# JUST PURCHASED EPSON 1400 new



## CNRS Enterprises (Oct 21, 2007)

Hello Fellow forum members
I just purchased a new printer ,i purchased the Epson Stylus 1400 i print photographs,and i want to print photo transfers too. i got it from ITSupply online (free shipping) with a $ 50 Rebate from Epson Final cost will be $279 after Rebate, Rebate is good to 12/31/07 
my question is the magic flow cis system that Alpha Supply sells,has any one used it for the 1400? I bought the 1400, for the advantage of doing 11x17 Transfers & 13 x19 prints, Alpha says they have developed inks that will work for transfers too,what is the story here?

Den 
CNRS Enterprises
Sanborn N.Y.


----------



## badalou (Mar 19, 2006)

I can't answer for the magic flow as I never had it. The large format is good and if they have the right ink then you should be ok.


----------



## rrc62 (Jun 2, 2007)

I think that's the system I have on my 1400, with Artanium ink. It consists of 6 bags, ink lines and heads. It woks fine. It has never clogged and I leave shut off for two weeks at a time sometimes.


----------



## CNRS Enterprises (Oct 21, 2007)

Hello Lou & Ross
Thanks for the Re, i appreciate it i feel better now, about my purchasing it ,as a matter of fact it came today less than 24 hours from when i purchased it great shipping from this supplier IT Supply, since im in Western N.Y. and their in Illonois.

Thanks again
Den 
CNRS Enterprises
Sanborn N.Y. on Top of The Niagara Escarpment


----------



## charles95405 (Feb 1, 2007)

I use a 1400 with CIS and artainium ink But remember the ink that comes with the 1400 is NOT pigmented ink...it is the new Claris inks and I am told not suited for transfers


----------



## surprisehobby (Jan 8, 2008)

hello im from manila philippines until now im still undecided what printer to buy. i hav a lot of relatives in the states, one of which is coming home this march. was wondering if epson 1400 is american version of 1390? i guess not cuz the inks are diffrent. but my preference is with epson 1390. it doesnt have that model in manila yet although they have it online at Epson Philippines but as i google it i cant find the equivalent model it has in america. wud really appreciate if some1 helps. THANKS!


----------



## moniber (Feb 28, 2008)

Is this a good printer for film output as well or just color reproduction and photo reprints. I am looking for a better printer to do film output


----------



## ashamutt (Feb 22, 2008)

CNRS Enterprises said:


> Hello Lou & Ross
> Thanks for the Re, i appreciate it i feel better now, about my purchasing it ,as a matter of fact it came today less than 24 hours from when i purchased it great shipping from this supplier IT Supply, since im in Western N.Y. and their in Illonois.
> 
> Thanks again
> ...


 

I am thinking of purchasing the 1400 too!
I would like to ask...

Do you still like this printer??

How are the heat transfer inks working out for you?

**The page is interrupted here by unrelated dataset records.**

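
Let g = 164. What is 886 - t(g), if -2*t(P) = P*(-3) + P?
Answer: 722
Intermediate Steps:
t(P) = P (t(P) = -(P*(-3) + P)/2 = -(-3*P + P)/2 = -(-1)*P = P)
886 - t(g) = 886 - 1*164 = 886 - 164 = 722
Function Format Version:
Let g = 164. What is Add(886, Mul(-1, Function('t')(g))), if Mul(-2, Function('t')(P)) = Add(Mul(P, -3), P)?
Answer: 722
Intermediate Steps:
Function('t')(P) = P (Function('t')(P) = Mul(Rational(-1, 2), Add(Mul(P, -3), P)) = Mul(Rational(-1, 2), Add(Mul(-3, P), P)) = Mul(Rational(-1, 2), Mul(-2, P)) = P)
Add(886, Mul(-1, Function('t')(g))) = Add(886, Mul(-1, 164)) = Add(886, -164) = 722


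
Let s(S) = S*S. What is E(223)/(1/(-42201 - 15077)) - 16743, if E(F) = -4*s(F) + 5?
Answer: 11393207515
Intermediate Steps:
s(S) = S²
E(F) = 5 - 4*F² (E(F) = -4*F² + 5 = 5 - 4*F²)
E(223)/(1/(-42201 - 15077)) - 16743 = (5 - 4*223²)/(1/(-42201 - 15077)) - 16743 = (5 - 4*49729)/(1/(-57278)) - 16743 = (5 - 198916)/(-1/57278) - 16743 = -198911*(-57278) - 16743 = 11393224258 - 16743 = 11393207515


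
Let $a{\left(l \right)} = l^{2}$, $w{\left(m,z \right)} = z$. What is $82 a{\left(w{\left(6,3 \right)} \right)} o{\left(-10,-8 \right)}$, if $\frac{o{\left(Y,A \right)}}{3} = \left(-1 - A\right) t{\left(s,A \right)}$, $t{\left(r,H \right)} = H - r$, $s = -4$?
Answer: $-61992$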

Do you use carts or a CIS?

What "brand" HT inks are you using?


----------



## shaka (Oct 11, 2008)

can you tell me how youre doing with the 1400 and alpha? I plan to do the same. help. thanx. ken


----------



## shaka (Oct 11, 2008)

where do you get this artanium ink?


----------



## MYDAMIT (Jan 14, 2007)

i have 1400 printer i use ciss system came from the phillippines (teestudio.net) and i use black & yellow heat transfer ink and cyan,lcyan,magenta and light magenta are all dye base ink from inksupply. It's work fine. i use them in jetpro,transjet, and blue grid with no problem.


----------



## trigerband (May 15, 2011)

surprisehobby said:


> hello im from manila philippines until now im still undecided what printer to buy. i hav a lot of relatives in the states, one of which is coming home this march. was wondering if epson 1400 is american version of 1390? i guess not cuz the inks are diffrent. but my preference is with epson 1390. it doesnt have that model in manila yet although they have it online at Epson Philippines but as i google it i cant find the equivalent model it has in america. wud really appreciate if some1 helps. THANKS!


hello..i got problem with that too. Have you got your 1390? How it's going? i am bit confuse with 1390 and 1400 version, are they the same? thanks


----------



## MYDAMIT (Jan 14, 2007)

i think they are both same style but different region, if you gonna put ciss you need to use different chip to. By the way if you want to use in shirt printing i recommend the 1100 its more prone to clogging but if you gonna use in photography 1400 is much better.


----------